- Born: 1968 (age 57–58) Kenya
- Citizenship: Kenya
- Education: Moi University (Bachelor of Education) University of Nairobi (Master of Business Administration) Harvard Business School (Business Leadership Program)
- Occupation: Business executive
- Years active: 1995–present
- Title: Chief Executive Officer of Isuzu East Africa

= Rita Kavashe =

Kenyan businesswoman and corporate executive

Rita Kavashe is a Kenyan businesswoman and corporate executive who is the chief executive officer of Isuzu Motors East Africa Limited, the East African franchise of the Japanese automotive conglomerate, Isuzu. She also sits on the boards of approximately one half a dozen public and private Kenyan companies and businesses.

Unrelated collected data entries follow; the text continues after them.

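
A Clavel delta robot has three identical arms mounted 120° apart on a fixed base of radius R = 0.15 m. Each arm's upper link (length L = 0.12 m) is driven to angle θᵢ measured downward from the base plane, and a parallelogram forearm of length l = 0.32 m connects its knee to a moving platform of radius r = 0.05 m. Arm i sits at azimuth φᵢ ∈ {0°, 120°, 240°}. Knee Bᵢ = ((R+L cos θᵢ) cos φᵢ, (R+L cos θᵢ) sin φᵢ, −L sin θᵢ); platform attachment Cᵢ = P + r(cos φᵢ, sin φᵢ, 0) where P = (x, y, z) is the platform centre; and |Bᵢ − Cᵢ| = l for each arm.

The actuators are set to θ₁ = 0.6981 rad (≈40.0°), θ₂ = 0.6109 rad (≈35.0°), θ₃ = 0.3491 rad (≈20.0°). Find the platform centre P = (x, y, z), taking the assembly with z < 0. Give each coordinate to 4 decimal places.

(-0.0273, -0.0276, -0.3086)

centre 1 = (0.1919·cos0.0°, 0.1919·sin0.0°, -0.0771) = (0.1919, 0.0000, -0.0771)
centre 2 = (0.1983·cos120.0°, 0.1983·sin120.0°, -0.0688) = (-0.0991, 0.1717, -0.0688)
centre 3 = (0.2128·cos240.0°, 0.2128·sin240.0°, -0.0410) = (-0.1064, -0.1843, -0.0410)
eliminate P² terms by subtracting sphere 1 from 2 and 3
plane₁₂: -0.5822x+0.3435y+0.0166z = 0.0013
det = 0.4194;  x = -0.0045+0.0737z,  y = -0.0040+0.0766z
into |P−centre ₁|² = l²: 1.0113z² + 0.1247z + -0.0578 = 0;  Δ = 0.2495;  z = -0.3086 or 0.1853 → z<0 root = -0.3086
x = -0.0273, y = -0.0276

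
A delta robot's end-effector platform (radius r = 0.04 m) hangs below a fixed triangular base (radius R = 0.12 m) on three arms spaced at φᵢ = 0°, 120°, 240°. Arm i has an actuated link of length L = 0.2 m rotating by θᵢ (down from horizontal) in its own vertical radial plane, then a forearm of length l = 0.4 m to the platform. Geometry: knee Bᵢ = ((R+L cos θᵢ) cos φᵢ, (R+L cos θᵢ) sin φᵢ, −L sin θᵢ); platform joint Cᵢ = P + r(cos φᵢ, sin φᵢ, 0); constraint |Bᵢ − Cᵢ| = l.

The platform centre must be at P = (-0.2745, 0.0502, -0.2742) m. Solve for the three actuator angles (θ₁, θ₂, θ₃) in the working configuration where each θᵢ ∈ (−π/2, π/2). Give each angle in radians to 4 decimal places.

arm 1 (φ=0.0°): x'=-0.2745, y'=0.0502
  A cos θ + B sin θ = C:  0.3545·cos θ + -0.2742·sin θ = -0.2084
  √(A²+B²)=0.4482;  θ1 = -0.6584+2.0545 ≈ 1.3962
rotate P by −φ2: (0.1807, 0.2126, -0.2742)
  A cos θ + B sin θ = C:  -0.1007·cos θ + -0.2742·sin θ = -0.0264
  θ2 = atan2(B,A) + arccos(C/0.2921) = -0.2617
rotate P by −φ3: (0.0938, -0.2628, -0.2742)
  A=-0.0138, B=-0.2742, C=(l²−L²−A²−y'²−z²)/(2L)=-0.0611
  θ3 = atan2(B,A) + arccos(C/0.2745) = 0.1743

θ₁ = 1.3962, θ₂ = -0.2617, θ₃ = 0.1743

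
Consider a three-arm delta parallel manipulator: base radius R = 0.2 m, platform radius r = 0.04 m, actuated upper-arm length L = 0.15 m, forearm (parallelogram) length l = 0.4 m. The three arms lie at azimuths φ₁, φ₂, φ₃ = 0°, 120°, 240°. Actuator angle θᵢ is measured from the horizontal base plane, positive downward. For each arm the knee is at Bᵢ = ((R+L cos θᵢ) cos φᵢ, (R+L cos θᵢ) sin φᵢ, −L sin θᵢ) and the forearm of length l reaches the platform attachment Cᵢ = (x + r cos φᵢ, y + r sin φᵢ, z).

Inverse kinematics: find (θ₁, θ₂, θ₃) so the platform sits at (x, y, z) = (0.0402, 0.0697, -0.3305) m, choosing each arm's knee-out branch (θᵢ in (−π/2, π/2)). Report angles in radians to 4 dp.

arm 1 (φ=0.0°): x'=0.0402, y'=0.0697
  A=0.1198, B=-0.3305, C=(l²−L²−A²−y'²−z²)/(2L)=0.0302
  θ1 = atan2(B,A) + arccos(C/0.3515) = 0.2617
rotate P by −φ2: (0.0403, -0.0697, -0.3305)
  e−x'=0.1197;  (l²−L²−(e−x')²−y'²−z²)/2L = 0.0303
  γ=atan2(-0.3305,0.1197)=-1.2232;  ψ=arccos(0.0861)=1.4846;  θ2=γ+ψ≈0.2614
arm 3 (φ=240.0°): x'=-0.0805, y'=0.0000
  A=0.2405, B=-0.3305, C=(l²−L²−A²−y'²−z²)/(2L)=-0.0985
  √(A²+B²)=0.4087;  θ3 = -0.9418+1.8142 ≈ 0.8724

θ₁ = 0.2617, θ₂ = 0.2614, θ₃ = 0.8724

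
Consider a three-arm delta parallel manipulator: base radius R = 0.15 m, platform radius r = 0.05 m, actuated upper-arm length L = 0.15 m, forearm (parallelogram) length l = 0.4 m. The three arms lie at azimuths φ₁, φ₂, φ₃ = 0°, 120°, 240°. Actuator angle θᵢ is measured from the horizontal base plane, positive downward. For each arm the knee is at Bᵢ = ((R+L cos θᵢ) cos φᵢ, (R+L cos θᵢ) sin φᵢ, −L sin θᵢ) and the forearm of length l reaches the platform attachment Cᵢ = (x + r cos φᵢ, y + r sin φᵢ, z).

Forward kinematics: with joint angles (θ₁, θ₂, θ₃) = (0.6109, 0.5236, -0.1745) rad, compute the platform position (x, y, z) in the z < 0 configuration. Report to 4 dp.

φ1=0.0°: virtual centre (0.2229, 0.0000, -0.0860), radius l
φ2=120.0°: virtual centre (-0.1150, 0.1991, -0.0750), radius l
centre 3 = (0.2477·cos240.0°, 0.2477·sin240.0°, 0.0260) = (-0.1239, -0.2145, 0.0260)
subtract pairs → two planes through P
linear system: -0.6756x+0.3982y = 0.0014−0.0221z; -0.6935x+-0.4291y = 0.0050−0.2242z
Cramer: x(z) = -0.0046+0.1744z;  y(z) = -0.0042+0.2405z
into |P−centre ₁|² = l²: 1.0883z² + 0.0907z + -0.1009 = 0;  Δ = 0.4473;  z = -0.3489 or 0.2656 → z<0 root = -0.3489
x = -0.0654, y = -0.0881

(-0.0654, -0.0881, -0.3489)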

==Background and education==
She was born and grew up in Taita–Taveta County, in southeastern Kenya. After attending local elementary and secondary schools, she was admitted to Moi University in 1988, where she graduated with a Bachelor of Education degree. Later, she studied at the University of Nairobi, where she obtained a Master of Business Administration degree, in 2005. She also attended the Business Leadership Program at Harvard Business School, in 2013. In addition, she is an executive coach certified by the Academy of Executive Coaches (AOEC), of the United Kingdom.

==Career==
Kavashe started out in 1995, soon after university, as a sales representative at General Motors East Africa Limited. She held several key positions in sales and marketing, over the years. She spent six months working in South Africa in 2010, at the company's facilities in that country.

In 2011, she was appointed as managing director of General Motors East Africa Limited. At that time, the company was the largest assembler of automotive vehicles, based in Nairobi, Kenya's capital city. When the majority shareholding in the company was acquired by Isuzu in 2015, Kavashe was retained as managing director. Under her leadership, the assembly line for pick-up trucks was relocated from South Africa to Kenya, resulting in the creation of 150 new jobs.

==Other considerations==
As of September, in addition to her responsibilities at CEO of Isuzu East Africa Limited, Rita Kavashe concurrently serves in the following roles: 1. Chairperson of Kenya Motor Industry Association 2. Member of the Governing Council of Automobile Association of Kenya 3. Independent non-executive director at Bamburi Cement Company Limited 4. Independent Non-Executive Chairperson of British American Tobacco Kenya Limited.

In addition, she is also: 5. Member of the board of Kenya Vision 2030 6. Chair of the board of Kenya Roads Board and National Transport & Safety Authority and 7. Member-Governing Council at Kenya Association of Manufacturers.